Before we compare the strengths and weaknesses, let’s talk about software risks. In the real-world, you can have operator errors, which means someone made a mistake at the keyboard, or someone decided to drop the wrong table, and realized only later their mistake. None of these solutions protect you from that. You would have to recover either point-in-time, or from an export. You could also encounter bugs in software that could cause a crash (downtime) or corruption (data loss and downtime to repair). There are also potential configuration errors, so the more components you have the more potential problems. And then lastly there is the risk of buying into technologies for which experienced help is hard to find.

Hardware Failure

You could have hardware failure of your server, motherboard, memory, nic card, or related problems. You could also have failure of a powersupply in the disk subsystem, failure of one of those boards, or of the fibre channel switch or IP switch. Hence redundancy in these areas is crucial as well. But you can also have power failure on that floor or in the datacenter as a whole, or someone could trip the chord.

Larger Failures

Also in a very real sense, the power grid is at some risk. If the Northeast is any indication, a 24 hours of outage every 20-30 years is not unusual. Beyond power, their is the potential for fires earthquakes, and other natural disasters.

Strengths and Weaknesses

For RAC, it’s strength is it’s always-on aspect. The second instance is always available, so in as much as hardware failure at the server level goes, it protects you very well.

In terms of weaknesses, however, anything outside the server, disk subsystem, power grid failure, or natural disaster that impacts the hosting facility, it does not protect you against. Furthermore there are more software components in the mix, so more software that will have bugs, and hurdles you can stumble over. Lastly, it may be harder to find resources who have experience with RAC, as it certainly is a bigger can of worms to administer.

For DataGuard, it’s strength is that the failover server can be physically remote, even on another continent. This really brings peace of mind, as everything is physically separate.

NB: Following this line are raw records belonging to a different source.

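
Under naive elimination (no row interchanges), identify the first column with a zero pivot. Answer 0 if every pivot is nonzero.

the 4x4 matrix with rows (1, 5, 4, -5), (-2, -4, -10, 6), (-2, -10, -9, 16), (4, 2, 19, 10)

first zero-pivot column = 4

Naive forward elimination:
R2 <- R2 - (-2)*R1:  [  0   6  -2  -4 ]
R3 <- R3 - (-2)*R1:  [  0   0  -1   6 ]
R4 <- R4 - (4)*R1:  [   0  -18    3   30 ]
R4 <- R4 - (-3)*R2:  [  0   0  -3  18 ]
R4 <- R4 - (3)*R3:  [ 0  0  0  0 ]
Matrix at this point:
[ 1  5   4  -5 ]
[ 0  6  -2  -4 ]
[ 0  0  -1   6 ]
[ 0  0   0   0 ]
Pivot entry (4,4) in the last row is zero and there are no rows below to swap with -> zero pivot in column 4 (A is singular).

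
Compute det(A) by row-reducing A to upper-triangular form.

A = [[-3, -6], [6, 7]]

det(A) = 15

Forward elimination:
R2 <- R2 - (-2)*R1:  [  0  -5 ]
Upper-triangular form:
[ -3  -6 ]
[  0  -5 ]
det(A) = (-1)^0 * (-3) * (-5) = 15  (0 row swaps -> sign +1)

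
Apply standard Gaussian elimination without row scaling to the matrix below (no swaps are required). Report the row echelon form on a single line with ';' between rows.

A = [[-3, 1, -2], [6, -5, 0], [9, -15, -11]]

REF = [-3 1 -2; 0 -3 -4; 0 0 -1]

Forward elimination:
R2 <- R2 - (-2)*R1:  [  0  -3  -4 ]
R3 <- R3 - (-3)*R1:  [   0  -12  -17 ]
R3 <- R3 - (4)*R2:  [  0   0  -1 ]
Row echelon form:
[ -3   1  -2 ]
[  0  -3  -4 ]
[  0   0  -1 ]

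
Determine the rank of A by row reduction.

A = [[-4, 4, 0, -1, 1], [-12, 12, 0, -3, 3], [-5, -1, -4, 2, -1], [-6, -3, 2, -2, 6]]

rank(A) = 3

Row reduction:
R2 <- R2 - (3)*R1:  [ 0  0  0  0  0 ]
R3 <- R3 - (5/4)*R1:  [    0    -6    -4  13/4  -9/4 ]
R4 <- R4 - (3/2)*R1:  [    0    -9     2  -1/2   9/2 ]
R2 <-> R3   (pivot in column 2 was zero)
[ -4   4   0    -1     1 ]
[  0  -6  -4  13/4  -9/4 ]
[  0   0   0     0     0 ]
[  0  -9   2  -1/2   9/2 ]
R4 <- R4 - (3/2)*R2:  [     0      0      8  -43/8   63/8 ]
R3 <-> R4   (pivot in column 3 was zero)
[ -4   4   0     -1     1 ]
[  0  -6  -4   13/4  -9/4 ]
[  0   0   8  -43/8  63/8 ]
[  0   0   0      0     0 ]
Row echelon form:
[ -4   4   0     -1     1 ]
[  0  -6  -4   13/4  -9/4 ]
[  0   0   8  -43/8  63/8 ]
[  0   0   0      0     0 ]
Nonzero rows / pivot columns: 3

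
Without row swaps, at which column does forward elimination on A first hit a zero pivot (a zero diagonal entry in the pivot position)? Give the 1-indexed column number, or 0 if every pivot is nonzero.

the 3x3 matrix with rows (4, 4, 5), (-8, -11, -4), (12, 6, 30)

Naive forward elimination:
R2 <- R2 - (-2)*R1:  [  0  -3   6 ]
R3 <- R3 - (3)*R1:  [  0  -6  15 ]
R3 <- R3 - (2)*R2:  [ 0  0  3 ]
All pivots nonzero; naive elimination completes without hitting a zero pivot.

first zero-pivot column = 0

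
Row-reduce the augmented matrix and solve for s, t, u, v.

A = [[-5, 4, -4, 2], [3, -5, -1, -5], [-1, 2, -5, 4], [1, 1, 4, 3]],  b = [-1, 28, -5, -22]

(-3, -5, -2, -2)

Forward elimination on [A|b]:
R2 <- R2 - (-3/5)*R1:  [     0  -13/5  -17/5  -19/5  137/5 ]
R3 <- R3 - (1/5)*R1:  [     0    6/5  -21/5   18/5  -24/5 ]
R4 <- R4 - (-1/5)*R1:  [      0     9/5    16/5    17/5  -111/5 ]
R3 <- R3 - (-6/13)*R2:  [      0       0  -75/13   24/13  102/13 ]
R4 <- R4 - (-9/13)*R2:  [      0       0   11/13   10/13  -42/13 ]
R4 <- R4 - (-11/75)*R3:  [      0       0       0   26/25  -52/25 ]
Row echelon form:
[ -5      4      -4      2  |      -1 ]
[  0  -13/5   -17/5  -19/5  |   137/5 ]
[  0      0  -75/13  24/13  |  102/13 ]
[  0      0       0  26/25  |  -52/25 ]
Back-substitution:
v = (-52/25) / (26/25) = -2
u = (102/13 - (24/13)*(-2)) / (-75/13) = -2
t = (137/5 - (-17/5)*(-2) - (-19/5)*(-2)) / (-13/5) = -5
s = (-1 - (4)*(-5) - (-4)*(-2) - (2)*(-2)) / -5 = -3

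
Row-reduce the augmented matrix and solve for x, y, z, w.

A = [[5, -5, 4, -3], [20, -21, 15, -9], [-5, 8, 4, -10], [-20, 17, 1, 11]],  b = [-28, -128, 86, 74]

Forward elimination on [A|b]:
R2 <- R2 - (4)*R1:  [   0   -1   -1    3  -16 ]
R3 <- R3 - (-1)*R1:  [   0    3    8  -13   58 ]
R4 <- R4 - (-4)*R1:  [   0   -3   17   -1  -38 ]
R3 <- R3 - (-3)*R2:  [  0   0   5  -4  10 ]
R4 <- R4 - (3)*R2:  [   0    0   20  -10   10 ]
R4 <- R4 - (4)*R3:  [   0    0    0    6  -30 ]
Row echelon form:
[ 5  -5   4  -3  |  -28 ]
[ 0  -1  -1   3  |  -16 ]
[ 0   0   5  -4  |   10 ]
[ 0   0   0   6  |  -30 ]
Back-substitution:
w = (-30) / 6 = -5
z = (10 - (-4)*(-5)) / 5 = -2
y = (-16 - (-1)*(-2) - (3)*(-5)) / -1 = 3
x = (-28 - (-5)*(3) - (4)*(-2) - (-3)*(-5)) / 5 = -4

(-4, 3, -2, -5)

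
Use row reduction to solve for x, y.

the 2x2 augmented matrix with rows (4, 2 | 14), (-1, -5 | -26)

Forward elimination on [A|b]:
R2 <- R2 - (-1/4)*R1:  [     0   -9/2  -45/2 ]
Row echelon form:
[ 4     2  |     14 ]
[ 0  -9/2  |  -45/2 ]
Back-substitution:
y = (-45/2) / (-9/2) = 5
x = (14 - (2)*(5)) / 4 = 1

(1, 5)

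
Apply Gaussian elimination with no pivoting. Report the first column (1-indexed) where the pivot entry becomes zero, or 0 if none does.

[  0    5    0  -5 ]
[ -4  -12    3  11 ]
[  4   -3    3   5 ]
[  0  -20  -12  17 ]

first zero-pivot column = 1

Naive forward elimination:
Pivot entry (1,1) is zero but row 2 has -4 in column 1 -> naive elimination stops; a row interchange (e.g. R1 <-> R2) would be required here.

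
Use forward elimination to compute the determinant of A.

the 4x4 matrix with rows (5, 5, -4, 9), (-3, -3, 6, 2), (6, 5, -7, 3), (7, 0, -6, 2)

Forward elimination:
R2 <- R2 - (-3/5)*R1:  [    0     0  18/5  37/5 ]
R3 <- R3 - (6/5)*R1:  [     0     -1  -11/5  -39/5 ]
R4 <- R4 - (7/5)*R1:  [     0     -7   -2/5  -53/5 ]
R2 <-> R3   (pivot in column 2 was zero)
[ 5   5     -4      9 ]
[ 0  -1  -11/5  -39/5 ]
[ 0   0   18/5   37/5 ]
[ 0  -7   -2/5  -53/5 ]
R4 <- R4 - (7)*R2:  [  0   0  15  44 ]
R4 <- R4 - (25/6)*R3:  [    0     0     0  79/6 ]
Upper-triangular form:
[ 5   5     -4      9 ]
[ 0  -1  -11/5  -39/5 ]
[ 0   0   18/5   37/5 ]
[ 0   0      0   79/6 ]
det(A) = (-1)^1 * (5) * (-1) * (18/5) * (79/6) = 237  (1 row swap -> sign -1)

det(A) = 237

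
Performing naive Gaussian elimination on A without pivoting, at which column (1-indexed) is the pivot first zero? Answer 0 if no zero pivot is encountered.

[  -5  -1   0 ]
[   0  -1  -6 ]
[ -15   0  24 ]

Naive forward elimination:
R3 <- R3 - (3)*R1:  [  0   3  24 ]
R3 <- R3 - (-3)*R2:  [ 0  0  6 ]
All pivots nonzero; naive elimination completes without hitting a zero pivot.

first zero-pivot column = 0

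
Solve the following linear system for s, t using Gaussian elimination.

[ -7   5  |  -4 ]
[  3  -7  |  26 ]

(-3, -5)

Forward elimination on [A|b]:
R2 <- R2 - (-3/7)*R1:  [     0  -34/7  170/7 ]
Row echelon form:
[ -7      5  |     -4 ]
[  0  -34/7  |  170/7 ]
Back-substitution:
t = (170/7) / (-34/7) = -5
s = (-4 - (5)*(-5)) / -7 = -3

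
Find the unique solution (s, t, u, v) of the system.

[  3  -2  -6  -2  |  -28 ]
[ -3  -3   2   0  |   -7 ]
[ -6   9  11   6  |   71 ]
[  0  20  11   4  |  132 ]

Forward elimination on [A|b]:
R2 <- R2 - (-1)*R1:  [   0   -5   -4   -2  -35 ]
R3 <- R3 - (-2)*R1:  [  0   5  -1   2  15 ]
R3 <- R3 - (-1)*R2:  [   0    0   -5    0  -20 ]
R4 <- R4 - (-4)*R2:  [  0   0  -5  -4  -8 ]
R4 <- R4 - (1)*R3:  [  0   0   0  -4  12 ]
Row echelon form:
[ 3  -2  -6  -2  |  -28 ]
[ 0  -5  -4  -2  |  -35 ]
[ 0   0  -5   0  |  -20 ]
[ 0   0   0  -4  |   12 ]
Back-substitution:
v = (12) / -4 = -3
u = (-20) / -5 = 4
t = (-35 - (-4)*(4) - (-2)*(-3)) / -5 = 5
s = (-28 - (-2)*(5) - (-6)*(4) - (-2)*(-3)) / 3 = 0

(0, 5, 4, -3)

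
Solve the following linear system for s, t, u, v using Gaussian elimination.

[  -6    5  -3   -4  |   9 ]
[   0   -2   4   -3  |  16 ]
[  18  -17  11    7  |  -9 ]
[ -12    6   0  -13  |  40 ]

Forward elimination on [A|b]:
R3 <- R3 - (-3)*R1:  [  0  -2   2  -5  18 ]
R4 <- R4 - (2)*R1:  [  0  -4   6  -5  22 ]
R3 <- R3 - (1)*R2:  [  0   0  -2  -2   2 ]
R4 <- R4 - (2)*R2:  [   0    0   -2    1  -10 ]
R4 <- R4 - (1)*R3:  [   0    0    0    3  -12 ]
Row echelon form:
[ -6   5  -3  -4  |    9 ]
[  0  -2   4  -3  |   16 ]
[  0   0  -2  -2  |    2 ]
[  0   0   0   3  |  -12 ]
Back-substitution:
v = (-12) / 3 = -4
u = (2 - (-2)*(-4)) / -2 = 3
t = (16 - (4)*(3) - (-3)*(-4)) / -2 = 4
s = (9 - (5)*(4) - (-3)*(3) - (-4)*(-4)) / -6 = 3

(3, 4, 3, -4)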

It will survive any failure in the primary system.

In terms of weaknesses, however, there is a slight lag, depending on network latency, amount of change data being generated, and how in-sync you keep the two systems.

Conclusions

In 10g, Oracle really brings to the table world-class High Availability solutions. Both DataGuard and RAC have their strengths and weaknesses. Some sites even use both. Each makes sense in particular circumstances but more often than not, DataGuard will prove to be a robust solution for most enterprises.